The winter barley variety he has selected for these trials is a malting barley. “Ontario has a craft brewing industry, and there could be demand for home-grown malt barley. I think winter barley would be a good fit for that.” Not many breeders are currently working on malting quality in winter barley, but more breeders might become interested as the craft brewing industry continues to expand in North America and as the potential for double cropping is demonstrated.
At present, winter dry pea crops are generally processed for animal feed, but Page says some breeding programs are developing varieties suitable for human consumption. He is planning to test some of these types of lines from the U.S. Department of Agriculture’s winter pea breeding program.
“For the successful adoption of double cropping, I think the number one challenge is availability of appropriate germplasm,” Page notes.
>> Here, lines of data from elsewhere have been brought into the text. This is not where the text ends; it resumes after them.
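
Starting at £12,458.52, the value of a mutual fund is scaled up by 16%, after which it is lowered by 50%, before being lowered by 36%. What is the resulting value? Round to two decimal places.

£4,624.60

Each change multiplies by a factor: 1.16 × 0.5 × 0.64 = 0.3712.
£12,458.52 × 0.3712 = £4624.602624 ≈ £4,624.60.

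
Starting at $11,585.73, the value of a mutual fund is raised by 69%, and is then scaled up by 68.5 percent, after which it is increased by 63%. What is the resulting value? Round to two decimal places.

$53,777.13

After the 69% increase: $11,585.73 × 1.69 = $19579.8837.
68.5% increase: $19579.8837 × 1.685 = $32992.1040345.
63% increase: $32992.1040345 × 1.63 = $53777.129576235 ≈ $53,777.13.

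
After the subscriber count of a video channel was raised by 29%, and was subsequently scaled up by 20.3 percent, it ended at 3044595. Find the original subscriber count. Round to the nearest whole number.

1961888

The overall multiplier applied was 1.29 × 1.203 = 1.55187.
So the original subscriber count was 3044595 ÷ 1.55187 ≈ 1961888.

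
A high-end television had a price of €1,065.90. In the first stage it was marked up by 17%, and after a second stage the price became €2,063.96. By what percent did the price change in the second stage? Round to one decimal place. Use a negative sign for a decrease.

After the first stage: €1,065.90 × 1.17 = €1247.103.
Second-stage multiplier: €2,063.96 ÷ €1247.103 ≈ 1.655.
That is a change of 65.5%.

65.5%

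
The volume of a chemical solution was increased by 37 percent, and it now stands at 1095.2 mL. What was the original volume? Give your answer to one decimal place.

799.4 mL

The overall multiplier applied was 1.37.
So the original volume was 1095.2 ÷ 1.37 ≈ 799.4 mL.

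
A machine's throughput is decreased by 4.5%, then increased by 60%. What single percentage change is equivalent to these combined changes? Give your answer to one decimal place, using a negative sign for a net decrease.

The combined multiplier is 0.955 × 1.6 = 1.528.
That corresponds to an increase of 52.8%.

52.8%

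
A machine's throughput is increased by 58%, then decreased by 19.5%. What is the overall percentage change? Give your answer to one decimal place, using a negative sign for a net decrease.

27.2%

The combined multiplier is 1.58 × 0.805 = 1.2719.
That corresponds to an increase of 27.2%.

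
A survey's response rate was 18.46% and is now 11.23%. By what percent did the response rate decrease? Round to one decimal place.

The change is 11.23 − 18.46 = -7.23 percentage points.
Relative to the original 18.46%, that is -7.23 ÷ 18.46 ≈ -39.2%.
So the response rate fell by 39.2%.

39.2%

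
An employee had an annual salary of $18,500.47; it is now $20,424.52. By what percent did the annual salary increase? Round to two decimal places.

10.40%

Change: $20,424.52 − $18,500.47 = $1,924.05.
Relative to the original: $1,924.05 ÷ $18,500.47 ≈ 10.40%.
So the annual salary increased by 10.40%.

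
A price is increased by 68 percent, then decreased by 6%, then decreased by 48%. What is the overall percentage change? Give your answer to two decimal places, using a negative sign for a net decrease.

-17.88%

The combined multiplier is 1.68 × 0.94 × 0.52 = 0.821184.
That corresponds to a decrease of 17.88%.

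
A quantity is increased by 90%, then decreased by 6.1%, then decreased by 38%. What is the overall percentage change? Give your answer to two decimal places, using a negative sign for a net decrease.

A 90% increase multiplies by 1.9.
Then a 6.1% decrease: 1.9 × 0.939 = 1.7841.
Then a 38% decrease: 1.7841 × 0.62 = 1.106142.
Overall factor 1.106142, i.e. 10.61%.

10.61%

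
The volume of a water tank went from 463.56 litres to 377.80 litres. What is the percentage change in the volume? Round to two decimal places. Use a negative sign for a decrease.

-18.50%

Change: 377.80 − 463.56 = -85.76.
Relative to the original: -85.76 ÷ 463.56 ≈ -18.50%.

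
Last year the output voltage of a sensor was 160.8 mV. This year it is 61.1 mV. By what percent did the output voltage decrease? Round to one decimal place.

Change: 61.1 − 160.8 = -99.7.
Relative to the original: -99.7 ÷ 160.8 ≈ -62.0%.
So the output voltage decreased by 62.0%.

62.0%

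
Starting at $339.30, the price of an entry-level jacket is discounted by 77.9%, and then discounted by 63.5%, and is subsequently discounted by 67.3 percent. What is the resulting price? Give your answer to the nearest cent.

Each change multiplies by a factor: 0.221 × 0.365 × 0.327 = 0.026377455.
$339.30 × 0.026377455 = $8.9498704815 ≈ $8.95.

$8.95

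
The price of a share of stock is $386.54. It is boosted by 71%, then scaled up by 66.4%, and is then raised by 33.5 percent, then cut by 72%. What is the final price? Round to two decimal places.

$411.13

Each change multiplies by a factor: 1.71 × 1.664 × 1.335 × 0.28 = 1.063625472.
$386.54 × 1.063625472 = $411.13378994688 ≈ $411.13.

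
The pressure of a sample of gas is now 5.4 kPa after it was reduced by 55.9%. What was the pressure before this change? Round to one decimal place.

12.2 kPa

The overall multiplier applied was 0.441.
So the original pressure was 5.4 ÷ 0.441 ≈ 12.2 kPa.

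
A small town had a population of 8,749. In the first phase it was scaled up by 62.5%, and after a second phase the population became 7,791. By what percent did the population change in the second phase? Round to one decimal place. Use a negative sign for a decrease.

After the first phase: 8,749 × 1.625 = 14217.125.
Second-phase multiplier: 7,791 ÷ 14217.125 ≈ 0.548.
That is a change of -45.2%.

-45.2%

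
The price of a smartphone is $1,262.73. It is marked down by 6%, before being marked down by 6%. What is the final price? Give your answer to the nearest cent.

Each change multiplies by a factor: 0.94 × 0.94 = 0.8836.
$1,262.73 × 0.8836 = $1115.748228 ≈ $1,115.75.

$1,115.75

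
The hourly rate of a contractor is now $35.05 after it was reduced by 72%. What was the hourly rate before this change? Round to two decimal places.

$125.18

The overall multiplier applied was 0.28.
So the original hourly rate was $35.05 ÷ 0.28 ≈ $125.18.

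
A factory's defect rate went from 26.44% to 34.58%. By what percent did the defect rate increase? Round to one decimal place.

30.8%

The change is 34.58 − 26.44 = 8.14 percentage points.
Relative to the original 26.44%, that is 8.14 ÷ 26.44 ≈ 30.8%.
So the defect rate rose by 30.8%.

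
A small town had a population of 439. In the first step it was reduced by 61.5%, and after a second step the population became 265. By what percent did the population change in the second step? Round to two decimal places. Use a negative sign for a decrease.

56.79%

After the first step: 439 × 0.385 = 169.015.
Second-step multiplier: 265 ÷ 169.015 ≈ 1.567908.
That is a change of 56.79%.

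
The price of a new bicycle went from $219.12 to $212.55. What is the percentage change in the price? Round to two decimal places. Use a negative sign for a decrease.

Change: $212.55 − $219.12 = -$6.57.
Relative to the original: -$6.57 ÷ $219.12 ≈ -3.00%.

-3.00%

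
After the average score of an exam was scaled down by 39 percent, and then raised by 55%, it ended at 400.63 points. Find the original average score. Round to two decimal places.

The overall multiplier applied was 0.61 × 1.55 = 0.9455.
So the original average score was 400.63 ÷ 0.9455 ≈ 423.72 points.

423.72 points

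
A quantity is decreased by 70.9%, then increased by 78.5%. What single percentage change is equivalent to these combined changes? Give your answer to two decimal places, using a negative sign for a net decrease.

-48.06%

The combined multiplier is 0.291 × 1.785 = 0.519435.
That corresponds to a decrease of 48.06%.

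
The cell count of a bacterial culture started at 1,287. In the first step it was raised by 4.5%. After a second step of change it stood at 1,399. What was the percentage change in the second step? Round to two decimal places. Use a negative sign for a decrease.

4.02%

After the first step: 1,287 × 1.045 = 1344.915.
Second-step multiplier: 1,399 ÷ 1344.915 ≈ 1.040214.
That is a change of 4.02%.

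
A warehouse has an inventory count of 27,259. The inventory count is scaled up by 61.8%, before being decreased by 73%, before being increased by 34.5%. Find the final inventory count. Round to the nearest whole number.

Apply the 61.8% increase: 27,259 × 1.618 = 44105.062.
73% decrease: 44105.062 × 0.27 = 11908.36674.
After the 34.5% increase: 11908.36674 × 1.345 = 16016.7532653 ≈ 16,017.

16,017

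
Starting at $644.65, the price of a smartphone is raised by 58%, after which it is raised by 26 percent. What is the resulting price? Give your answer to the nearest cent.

58% increase: $644.65 × 1.58 = $1018.547.
After the 26% increase: $1018.547 × 1.26 = $1283.36922 ≈ $1283.37.

$1283.37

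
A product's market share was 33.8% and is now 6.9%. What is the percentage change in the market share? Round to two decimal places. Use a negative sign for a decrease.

-79.59%

The change is 6.9 − 33.8 = -26.9 percentage points.
Relative to the original 33.8%, that is -26.9 ÷ 33.8 ≈ -79.59%.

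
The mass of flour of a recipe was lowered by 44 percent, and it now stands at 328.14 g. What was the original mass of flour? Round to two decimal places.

585.96 g

The overall multiplier applied was 0.56.
So the original mass of flour was 328.14 ÷ 0.56 ≈ 585.96 g.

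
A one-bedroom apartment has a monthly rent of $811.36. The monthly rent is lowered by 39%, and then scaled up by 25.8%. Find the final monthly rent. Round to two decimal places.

$622.62

After the 39% decrease: $811.36 × 0.61 = $494.9296.
After the 25.8% increase: $494.9296 × 1.258 = $622.6214368 ≈ $622.62.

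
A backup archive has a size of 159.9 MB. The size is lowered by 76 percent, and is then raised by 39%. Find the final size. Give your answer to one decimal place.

53.3 MB

Each change multiplies by a factor: 0.24 × 1.39 = 0.3336.
159.9 × 0.3336 = 53.34264 ≈ 53.3.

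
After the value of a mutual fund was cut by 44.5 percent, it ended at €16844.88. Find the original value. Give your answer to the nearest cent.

The overall multiplier applied was 0.555.
So the original value was €16844.88 ÷ 0.555 ≈ €30351.14.

€30351.14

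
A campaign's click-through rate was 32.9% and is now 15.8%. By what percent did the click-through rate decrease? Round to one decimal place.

The change is 15.8 − 32.9 = -17.1 percentage points.
Relative to the original 32.9%, that is -17.1 ÷ 32.9 ≈ -52.0%.
So the click-through rate fell by 52.0%.

52.0%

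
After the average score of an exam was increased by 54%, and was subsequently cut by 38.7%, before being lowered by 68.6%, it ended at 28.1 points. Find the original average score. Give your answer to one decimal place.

Undoing the 68.6% decrease: 28.1 ÷ 0.314 ≈ 89.490446.
Undoing the 38.7% decrease: 89.490446 ÷ 0.613 ≈ 145.987677.
Undoing the 54% increase: 145.987677 ÷ 1.54 ≈ 94.8 points.

94.8 points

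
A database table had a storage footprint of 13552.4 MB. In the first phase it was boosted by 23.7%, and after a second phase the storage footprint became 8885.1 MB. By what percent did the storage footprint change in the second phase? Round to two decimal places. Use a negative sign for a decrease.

-47.00%

After the first phase: 13552.4 × 1.237 = 16764.3188.
Second-phase multiplier: 8885.1 ÷ 16764.3188 ≈ 0.530001.
That is a change of -47.00%.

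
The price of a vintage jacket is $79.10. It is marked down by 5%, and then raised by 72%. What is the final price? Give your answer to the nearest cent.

Each change multiplies by a factor: 0.95 × 1.72 = 1.634.
$79.10 × 1.634 = $129.2494 ≈ $129.25.

$129.25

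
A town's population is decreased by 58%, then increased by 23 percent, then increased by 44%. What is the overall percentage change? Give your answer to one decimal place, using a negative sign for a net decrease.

The combined multiplier is 0.42 × 1.23 × 1.44 = 0.743904.
That corresponds to a decrease of 25.6%.

-25.6%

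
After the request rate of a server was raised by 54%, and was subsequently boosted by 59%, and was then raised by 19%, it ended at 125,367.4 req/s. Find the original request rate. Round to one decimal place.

43,024.9 req/s

Undoing the 19% increase: 125,367.4 ÷ 1.19 ≈ 105350.756303.
Undoing the 59% increase: 105350.756303 ÷ 1.59 ≈ 66258.337297.
Undoing the 54% increase: 66258.337297 ÷ 1.54 ≈ 43,024.9 req/s.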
He hopes his research will generate interest among producer groups and others, and prompt more breeding as well as testing and registration of suitable varieties, as people learn about the significant benefits that could come from double cropping.
Taking the winter canola-soybean combo as an example, he summarizes the potential economic, agronomic and workload benefits. “By growing winter canola, you are incorporating another high-value oilseed into your rotation. Typically soybeans have played that role, but having an oilseed in the winter cycle incorporates diversity into your rotation in terms of when you are planting it, when you are doing your management practices and when you are taking the crop off.” And that diversity provides important advantages for growers.
The diversity in herbicide timings and modes of action and in non-chemical weed control options helps in controlling herbicide-resistant weeds and in reducing selection pressure for herbicide resistance. The diversity in timing of crop growth stages can help in managing certain insect pests and diseases. And the diversity in timing of field activities spreads out a producer’s workload.
Page says, “We hope our work is proof of concept that double cropping is feasible and economically beneficial in Ontario, and that some other people will want to fit into the value chain.”